L’internationalisation du Made in Moris et sa portée sur le marché de l’export est, dit-elle, un nouveau chapitre que l’Association of Mauritian Manufacturers (AMM) a ouvert cette année. Avec pour méthode l’approche collaborative telle qu’elle a été utilisée pour le Made in Moris. «Cela dit, il y a d’abord tout un travail d’analyse et une vraie réflexion stratégique à faire en amont avant d’en arriver à dire que nous sommes prêts pour une offre collective sur l’export. À ce jour, les industriels et entrepreneurs qui s’y sont risqués et ont réussi sur l’export reconnaissent unanimement combien cette étape est périlleuse, semée d’embûches et de risques sous-estimés», argue-t-elle.

Dev Santchurnest, quant à lui, moins convaincu de la crédibilité, de la pertinence et de la portée locale et internationale du Made in Moris. Au sein de son entreprise, dit-il, leur conviction porte sur la valeur perçue dans un produit pour son acquisition par le consommateur. C’est la raison pour laquelle il n’a pas souhaité entrer dans la démarche et préfère utiliser
la mention Made in Mauritius pour la vente de ses chaussures et accessoires de maroquinerie. «Je ne pense pas que le label a vraiment aidé à promouvoir l’image des produits faits localement. Il n’a pas, non plus, aidé à la commercialisation des produits faits localement. Auprès de consommateurs internationaux, cela n’a aucun sens. Les étrangers connaissent peut-être Maurice ou Mauritius mais pas Moris. Je ne trouve pas comment ce label va motiver les étrangers à acheter», lance-t-il.

Chaque entreprise sur un pied d’égalité

Quand nous demandons justement à Shirin Gunny les barrières entravant ou limitant l’adhésion au label, elle explique qu’il est important de rappeler que le Made in Moris regroupe des entreprises de différentes tailles. L’obtention du label passe par le respect d’un cahier des charges qui a été conçu afin de ne pénaliser
aucune entreprise ou aucun entrepreneur, dit-elle. De plus, le label se veut inclusif, ajoute-t-elle, et l’équipe derrière la gestion du label est «en mesure d’adapter ce cahier des charges à la spécificité du secteur de l’entreprise. Par exemple, en accueillant Ravior, ou Top Nature, le label s’est ouvert à de nouveaux secteurs comme l’artisanat d’art ou l’agriculture.»

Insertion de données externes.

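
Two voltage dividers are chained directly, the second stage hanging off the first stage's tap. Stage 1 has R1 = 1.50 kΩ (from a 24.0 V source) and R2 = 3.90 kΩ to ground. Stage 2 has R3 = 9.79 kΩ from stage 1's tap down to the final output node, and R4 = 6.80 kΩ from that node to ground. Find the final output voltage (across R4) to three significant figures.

V_out ≈ 6.67 V

Stage 2 presents R3+R4 = 16.59 kΩ as a load on stage 1's tap.
Stage 1's lower leg becomes R2‖(R3+R4) = 3.158 kΩ, so V_mid = 24.0 × 3.158/4.658 = 16.27 V.
Stage 2 is itself unloaded: V_out = V_mid × R4/(R3+R4) = 16.27 × 6.80/16.59 = 6.67 V.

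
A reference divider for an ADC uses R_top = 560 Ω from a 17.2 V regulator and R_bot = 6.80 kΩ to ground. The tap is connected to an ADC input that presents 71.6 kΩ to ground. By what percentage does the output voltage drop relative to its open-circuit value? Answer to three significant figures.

The divider's output (Thévenin) resistance is R_top‖R_bot = 517.4 Ω.
Fractional drop under load = R_th/(R_th + R_L) = 517.4 / (517.4 + 71600) = 0.007174.
So the output falls by 0.717 %.

0.717 %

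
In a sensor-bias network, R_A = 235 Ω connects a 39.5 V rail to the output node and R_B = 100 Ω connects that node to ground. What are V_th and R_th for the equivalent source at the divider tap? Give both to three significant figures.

V_th = 11.8 V, R_th = 70.1 Ω

V_th is the open-circuit tap voltage: 39.5 × 100/(235 + 100) = 11.8 V.
With the supply zeroed, R_A and R_B appear in parallel from the tap: R_th = R_A‖R_B = (235 × 100)/335.0 = 70.1 Ω.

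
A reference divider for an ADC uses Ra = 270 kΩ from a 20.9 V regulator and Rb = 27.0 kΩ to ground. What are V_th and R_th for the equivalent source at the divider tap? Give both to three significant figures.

V_th is the open-circuit tap voltage: 20.9 × 27.0/(270 + 27.0) = 1.90 V.
With the supply zeroed, Ra and Rb appear in parallel from the tap: R_th = Ra‖Rb = (270 × 27.0)/297.0 = 24.5 kΩ.

V_th = 1.90 V, R_th = 24.5 kΩ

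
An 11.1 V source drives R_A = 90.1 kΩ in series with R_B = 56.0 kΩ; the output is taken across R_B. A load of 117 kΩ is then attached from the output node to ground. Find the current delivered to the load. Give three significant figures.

R_B‖R_L = 37.87 kΩ; V_out = 11.1 × 37.87/128.0 = 3.285 V.
I_L = V_out / R_L = 3.285 / 117 kΩ = 0.0281 mA.

I_L ≈ 0.0281 mA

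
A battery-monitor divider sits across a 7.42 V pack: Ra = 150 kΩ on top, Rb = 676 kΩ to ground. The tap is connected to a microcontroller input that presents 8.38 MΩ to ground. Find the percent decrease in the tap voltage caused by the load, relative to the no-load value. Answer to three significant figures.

The divider's output (Thévenin) resistance is Ra‖Rb = 122.8 kΩ.
Fractional drop under load = R_th/(R_th + R_L) = 122.8 / (122.8 + 8380) = 0.01444.
So the output falls by 1.44 %.

1.44 %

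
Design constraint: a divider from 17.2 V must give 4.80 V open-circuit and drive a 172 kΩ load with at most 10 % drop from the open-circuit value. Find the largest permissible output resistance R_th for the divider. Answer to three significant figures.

R_th ≤ 19.1 kΩ

Loading drop = R_th/(R_th + R_L) ≤ 0.100, so R_th ≤ R_L · ε/(1−ε) = 172 kΩ × 0.100/0.9000 = 19.1 kΩ.
(Any R1, R2 with R2/(R1+R2) = 0.279 and R1‖R2 ≤ 19.1 kΩ will meet the spec.)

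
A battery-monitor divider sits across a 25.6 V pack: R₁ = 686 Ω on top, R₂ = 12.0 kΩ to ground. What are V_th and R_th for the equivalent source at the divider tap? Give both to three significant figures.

V_th = 24.2 V, R_th = 649 Ω

V_th is the open-circuit tap voltage: 25.6 × 12000/(686 + 12000) = 24.2 V.
With the supply zeroed, R₁ and R₂ appear in parallel from the tap: R_th = R₁‖R₂ = (686 × 12000)/12690 = 649 Ω.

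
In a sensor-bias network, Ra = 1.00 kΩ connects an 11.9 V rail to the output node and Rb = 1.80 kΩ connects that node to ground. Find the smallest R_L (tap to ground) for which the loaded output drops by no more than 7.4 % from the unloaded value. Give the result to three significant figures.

Output resistance R_th = Ra‖Rb = (1000 × 1800)/2800 = 642.9 Ω.
The fractional drop is R_th/(R_th + R_L); requiring this ≤ 0.0740 gives R_L ≥ R_th(1/0.0740 − 1) = 642.9 × 12.51 = 8.04 kΩ.

R_L(min) ≈ 8.04 kΩ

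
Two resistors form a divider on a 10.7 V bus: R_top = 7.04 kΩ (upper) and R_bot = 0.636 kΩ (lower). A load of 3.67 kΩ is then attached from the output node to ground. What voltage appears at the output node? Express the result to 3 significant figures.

V_out ≈ 0.765 V

The load sits in parallel with R_bot: R_bot‖R_L = (636 × 3670) / (636 + 3670) = 542.1 Ω.
V_out = 10.7 × 542.1 / (7040 + 542.1) = 10.7 × 542.1/7582 = 0.765 V.
(Unloaded it would have been 0.887 V.)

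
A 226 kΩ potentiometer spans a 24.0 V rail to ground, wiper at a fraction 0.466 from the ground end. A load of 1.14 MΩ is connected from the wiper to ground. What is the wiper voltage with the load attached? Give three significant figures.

The wiper splits the pot into (1−α)R = 120.7 kΩ above and αR = 105.3 kΩ below.
Lower section ‖ load = 96.41 kΩ.
V_wiper = 24.0 × 96.41/(120.7 + 96.41) = 10.7 V.

V ≈ 10.7 V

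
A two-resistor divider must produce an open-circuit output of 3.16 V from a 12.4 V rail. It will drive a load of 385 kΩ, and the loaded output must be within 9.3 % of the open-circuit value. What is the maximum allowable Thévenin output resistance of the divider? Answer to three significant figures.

R_th ≤ 39.5 kΩ

Loading drop = R_th/(R_th + R_L) ≤ 0.0930, so R_th ≤ R_L · ε/(1−ε) = 385 kΩ × 0.0930/0.9070 = 39.5 kΩ.
(Any R1, R2 with R2/(R1+R2) = 0.255 and R1‖R2 ≤ 39.5 kΩ will meet the spec.)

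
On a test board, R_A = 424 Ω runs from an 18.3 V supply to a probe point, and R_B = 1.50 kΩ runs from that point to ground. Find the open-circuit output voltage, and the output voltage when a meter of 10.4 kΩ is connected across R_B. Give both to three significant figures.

Open-circuit: V = 18.3 × 1500/(424 + 1500) = 14.3 V.
With the load, R_B becomes R_B‖R_L = 1311 Ω, so V = 18.3 × 1311/1735 = 13.8 V.

Unloaded: 14.3 V; loaded: 13.8 V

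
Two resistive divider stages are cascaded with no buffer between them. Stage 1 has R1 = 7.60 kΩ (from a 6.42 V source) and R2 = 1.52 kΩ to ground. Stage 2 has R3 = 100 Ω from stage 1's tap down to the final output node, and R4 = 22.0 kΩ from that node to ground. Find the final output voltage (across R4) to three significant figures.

V_out ≈ 1.01 V

Stage 2 presents R3+R4 = 22100 Ω as a load on stage 1's tap.
Stage 1's lower leg becomes R2‖(R3+R4) = 1422 Ω, so V_mid = 6.42 × 1422/9022 = 1.012 V.
Stage 2 is itself unloaded: V_out = V_mid × R4/(R3+R4) = 1.012 × 22000/22100 = 1.01 V.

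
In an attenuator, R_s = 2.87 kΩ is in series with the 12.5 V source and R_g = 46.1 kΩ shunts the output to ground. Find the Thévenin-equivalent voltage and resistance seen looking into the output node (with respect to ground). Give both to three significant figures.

V_th is the open-circuit tap voltage: 12.5 × 46.1/(2.87 + 46.1) = 11.8 V.
With the supply zeroed, R_s and R_g appear in parallel from the tap: R_th = R_s‖R_g = (2.87 × 46.1)/48.97 = 2.70 kΩ.

V_th = 11.8 V, R_th = 2.70 kΩ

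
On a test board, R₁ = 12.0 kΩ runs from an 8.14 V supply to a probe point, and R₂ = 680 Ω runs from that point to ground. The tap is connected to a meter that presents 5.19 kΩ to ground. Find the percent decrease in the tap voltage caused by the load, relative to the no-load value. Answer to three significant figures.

11.0 %

Unloaded V = 8.14 × 680/12680 = 0.43653 V.
Loaded: R₂‖R_L = 601.2 Ω, giving V = 8.14 × 601.2/12600 = 0.38837 V.
Drop = (0.43653 − 0.38837) / 0.43653 = 11.0 %.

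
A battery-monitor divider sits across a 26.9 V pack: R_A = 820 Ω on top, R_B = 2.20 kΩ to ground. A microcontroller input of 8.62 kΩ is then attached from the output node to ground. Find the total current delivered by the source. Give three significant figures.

R_B‖R_L = 1753 Ω, so the source sees R_A + R_B‖R_L = 2573 Ω.
I = 26.9 V / 2573 Ω = 10.5 mA.

I ≈ 10.5 mA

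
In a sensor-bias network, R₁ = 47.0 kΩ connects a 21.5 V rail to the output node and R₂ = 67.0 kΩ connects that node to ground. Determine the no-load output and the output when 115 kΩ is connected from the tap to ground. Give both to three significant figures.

Unloaded: 12.6 V; loaded: 10.2 V

Open-circuit: V = 21.5 × 67.0/(47.0 + 67.0) = 12.6 V.
With the load, R₂ becomes R₂‖R_L = 42.34 kΩ, so V = 21.5 × 42.34/89.34 = 10.2 V.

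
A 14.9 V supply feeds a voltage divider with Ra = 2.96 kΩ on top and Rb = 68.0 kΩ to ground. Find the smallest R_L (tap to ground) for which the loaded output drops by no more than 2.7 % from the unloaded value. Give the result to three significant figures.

R_L(min) ≈ 102 kΩ

Output resistance R_th = Ra‖Rb = (2.96 × 68.0)/70.96 = 2.837 kΩ.
The fractional drop is R_th/(R_th + R_L); requiring this ≤ 0.0270 gives R_L ≥ R_th(1/0.0270 − 1) = 2.837 × 36.04 = 102 kΩ.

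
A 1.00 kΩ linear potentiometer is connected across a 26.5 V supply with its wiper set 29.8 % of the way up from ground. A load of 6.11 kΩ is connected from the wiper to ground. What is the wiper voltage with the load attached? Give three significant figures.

The wiper splits the pot into (1−α)R = 702.0 Ω above and αR = 298.0 Ω below.
Lower section ‖ load = 284.1 Ω.
V_wiper = 26.5 × 284.1/(702.0 + 284.1) = 7.64 V.

V ≈ 7.64 V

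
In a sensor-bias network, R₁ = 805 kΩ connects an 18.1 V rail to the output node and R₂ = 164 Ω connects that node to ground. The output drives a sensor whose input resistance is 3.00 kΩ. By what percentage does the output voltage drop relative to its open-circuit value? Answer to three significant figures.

The divider's output (Thévenin) resistance is R₁‖R₂ = 164.0 Ω.
Fractional drop under load = R_th/(R_th + R_L) = 164.0 / (164.0 + 3000) = 0.05182.
So the output falls by 5.18 %.

5.18 %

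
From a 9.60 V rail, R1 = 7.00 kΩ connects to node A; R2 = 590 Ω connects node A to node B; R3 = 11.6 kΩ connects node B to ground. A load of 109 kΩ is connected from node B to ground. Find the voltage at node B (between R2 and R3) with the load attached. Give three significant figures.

At node B, R3 is in parallel with the load: R3‖R_L = 10480 Ω.
Below node A the resistance is R2 + (R3‖R_L) = 11070 Ω, so V_A = 9.60 × 11070/18070 = 5.882 V.
Then V_B = V_A × (R3‖R_L)/(R2 + R3‖R_L) = 5.882 × 10480/11070 = 5.57 V.

V ≈ 5.57 V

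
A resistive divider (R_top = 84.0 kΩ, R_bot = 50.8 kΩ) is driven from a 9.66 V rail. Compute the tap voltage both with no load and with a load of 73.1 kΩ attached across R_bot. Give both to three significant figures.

Unloaded: 3.64 V; loaded: 2.54 V

Open-circuit: V = 9.66 × 50.8/(84.0 + 50.8) = 3.64 V.
With the load, R_bot becomes R_bot‖R_L = 29.97 kΩ, so V = 9.66 × 29.97/114.0 = 2.54 V.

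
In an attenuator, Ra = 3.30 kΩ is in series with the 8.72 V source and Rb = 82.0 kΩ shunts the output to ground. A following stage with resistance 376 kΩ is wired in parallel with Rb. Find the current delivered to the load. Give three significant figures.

Rb‖R_L = 67.32 kΩ; V_out = 8.72 × 67.32/70.62 = 8.313 V.
I_L = V_out / R_L = 8.313 / 376 kΩ = 0.0221 mA.

I_L ≈ 0.0221 mA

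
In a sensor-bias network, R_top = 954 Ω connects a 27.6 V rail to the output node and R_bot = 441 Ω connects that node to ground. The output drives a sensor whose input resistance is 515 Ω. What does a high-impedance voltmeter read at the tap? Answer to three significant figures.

The load sits in parallel with R_bot: R_bot‖R_L = (441 × 515) / (441 + 515) = 237.6 Ω.
V_out = 27.6 × 237.6 / (954 + 237.6) = 27.6 × 237.6/1192 = 5.50 V.

V_out ≈ 5.50 V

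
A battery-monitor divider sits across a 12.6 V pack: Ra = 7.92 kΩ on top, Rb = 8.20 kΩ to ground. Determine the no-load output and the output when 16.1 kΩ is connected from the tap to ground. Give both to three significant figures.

Unloaded: 6.41 V; loaded: 5.13 V

Open-circuit: V = 12.6 × 8.20/(7.92 + 8.20) = 6.41 V.
With the load, Rb becomes Rb‖R_L = 5.433 kΩ, so V = 12.6 × 5.433/13.35 = 5.13 V.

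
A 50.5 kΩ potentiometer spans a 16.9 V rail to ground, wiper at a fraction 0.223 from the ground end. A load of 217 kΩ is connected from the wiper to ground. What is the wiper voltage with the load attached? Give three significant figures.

The wiper splits the pot into (1−α)R = 39.24 kΩ above and αR = 11.26 kΩ below.
Lower section ‖ load = 10.71 kΩ.
V_wiper = 16.9 × 10.71/(39.24 + 10.71) = 3.62 V.

V ≈ 3.62 V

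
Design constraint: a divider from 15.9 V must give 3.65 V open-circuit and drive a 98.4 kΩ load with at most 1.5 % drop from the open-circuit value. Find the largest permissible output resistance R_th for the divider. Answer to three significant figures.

R_th ≤ 1.50 kΩ

Loading drop = R_th/(R_th + R_L) ≤ 0.0150, so R_th ≤ R_L · ε/(1−ε) = 98.4 kΩ × 0.0150/0.9850 = 1.50 kΩ.
(Any R1, R2 with R2/(R1+R2) = 0.230 and R1‖R2 ≤ 1.50 kΩ will meet the spec.)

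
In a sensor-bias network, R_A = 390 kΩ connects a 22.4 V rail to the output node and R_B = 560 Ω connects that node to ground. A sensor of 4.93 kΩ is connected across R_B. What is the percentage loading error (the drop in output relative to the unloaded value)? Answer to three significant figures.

10.2 %

The divider's output (Thévenin) resistance is R_A‖R_B = 559.2 Ω.
Fractional drop under load = R_th/(R_th + R_L) = 559.2 / (559.2 + 4930) = 0.1019.
So the output falls by 10.2 %.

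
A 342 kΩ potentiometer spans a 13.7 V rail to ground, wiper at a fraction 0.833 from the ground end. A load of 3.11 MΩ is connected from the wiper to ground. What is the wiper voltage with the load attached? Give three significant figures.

V ≈ 11.2 V

The wiper splits the pot into (1−α)R = 57.11 kΩ above and αR = 284.9 kΩ below.
Lower section ‖ load = 261.0 kΩ.
V_wiper = 13.7 × 261.0/(57.11 + 261.0) = 11.2 V.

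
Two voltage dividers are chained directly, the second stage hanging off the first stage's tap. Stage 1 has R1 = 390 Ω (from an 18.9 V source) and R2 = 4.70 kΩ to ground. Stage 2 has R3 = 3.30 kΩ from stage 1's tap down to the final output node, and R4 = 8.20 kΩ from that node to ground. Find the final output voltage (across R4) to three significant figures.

Stage 2 presents R3+R4 = 11500 Ω as a load on stage 1's tap.
Stage 1's lower leg becomes R2‖(R3+R4) = 3336 Ω, so V_mid = 18.9 × 3336/3726 = 16.92 V.
Stage 2 is itself unloaded: V_out = V_mid × R4/(R3+R4) = 16.92 × 8200/11500 = 12.1 V.

V_out ≈ 12.1 V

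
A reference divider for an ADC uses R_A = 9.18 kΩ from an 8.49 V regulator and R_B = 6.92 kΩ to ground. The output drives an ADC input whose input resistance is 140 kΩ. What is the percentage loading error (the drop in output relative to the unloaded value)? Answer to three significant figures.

2.74 %

The divider's output (Thévenin) resistance is R_A‖R_B = 3.946 kΩ.
Fractional drop under load = R_th/(R_th + R_L) = 3.946 / (3.946 + 140) = 0.02741.
So the output falls by 2.74 %.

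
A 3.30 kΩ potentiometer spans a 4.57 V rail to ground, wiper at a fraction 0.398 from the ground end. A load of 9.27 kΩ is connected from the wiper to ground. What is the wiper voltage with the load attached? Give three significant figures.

V ≈ 1.68 V

The wiper splits the pot into (1−α)R = 1.987 kΩ above and αR = 1.313 kΩ below.
Lower section ‖ load = 1.150 kΩ.
V_wiper = 4.57 × 1.150/(1.987 + 1.150) = 1.68 V.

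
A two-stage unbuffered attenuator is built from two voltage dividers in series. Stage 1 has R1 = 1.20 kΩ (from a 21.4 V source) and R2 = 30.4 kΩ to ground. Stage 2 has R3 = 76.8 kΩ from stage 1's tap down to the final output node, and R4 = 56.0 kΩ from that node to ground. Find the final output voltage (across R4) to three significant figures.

V_out ≈ 8.61 V

Stage 2 presents R3+R4 = 132.8 kΩ as a load on stage 1's tap.
Stage 1's lower leg becomes R2‖(R3+R4) = 24.74 kΩ, so V_mid = 21.4 × 24.74/25.94 = 20.41 V.
Stage 2 is itself unloaded: V_out = V_mid × R4/(R3+R4) = 20.41 × 56.0/132.8 = 8.61 V.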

Dans la déferlante mouvance mondiale d’éco-responsabilité et d’écocitoyenneté, qui trouve de plus en plus d’échos favorables auprès de consommateurs locaux, l’adoption des produits Made in Mauritius pourrait s’étendre. Tout en cherchant des produits de consommation de plus en sains, le recours aux produits locaux – pour participer à la réduction de l’impact de l’empreinte carbone notamment – dans un mouvement eco-friendly «n’est pas totalement ancré dans la société mauricienne mais la nouvelle génération est quand même de plus en plus eco-friendly et nous pensons que l’évolution se fera graduellement», souligne-t-on chez Moroil.